Although it is important for policy makers to consider the global impact of LNG exports at a high level, it is impractical for regulators to assess how individual LNG export facilities will affect overseas GHGs. At the time a facility is approved, federal regulators cannot know where the LNG will eventually go or what power sources it will replace in importing countries.
Instead, provincial governments should focus on the portion of the GHG emissions from LNG that are unambiguously within their power to control. They should focus on cost-effective ways to reduce domestic emissions. For example, governments could address methane leaked during production and transport as well as GHGs vented during LNG processing.

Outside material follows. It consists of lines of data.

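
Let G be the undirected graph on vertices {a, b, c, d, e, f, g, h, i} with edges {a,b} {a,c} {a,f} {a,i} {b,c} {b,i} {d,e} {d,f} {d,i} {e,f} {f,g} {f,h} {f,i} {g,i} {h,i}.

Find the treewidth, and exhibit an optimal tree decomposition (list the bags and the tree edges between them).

Treewidth 2.
One optimal decomposition is:
Bags: B1 = {d, f, i}  B2 = {a, f, i}  B3 = {f, h, i}  B4 = {a, b, i}  B5 = {f, g, i}  B6 = {a, b, c}  B7 = {d, e, f}
Tree: B1–B2, B1–B3, B2–B4, B3–B5, B4–B6, B1–B7

Each bag holds 3 vertices, so the decomposition has width 2, which upper-bounds the treewidth. Conversely, {a, b, c} is a clique of size 3, and the vertices of any clique must share a bag in every tree decomposition; so some bag has ≥ 3 vertices and tw(G) ≥ 2. The upper and lower bounds meet at 2, so that is the treewidth.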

The federal government should also use diplomacy to encourage potential importers of its LNG to retire coal power. Canadian governments could also commit to ratchet up the stringency of its regulations in response to emissions reduction regulations elsewhere. For example, B.C. could commit to increases in its carbon tax once China implements a stringent carbon price.
Canadian LNG can play a positive role in addressing one of the world's economic and environmental problems if Canadian regulators maintain focus on controlling emissions within their authority and rely on diplomacy to encourage emissions reductions overseas.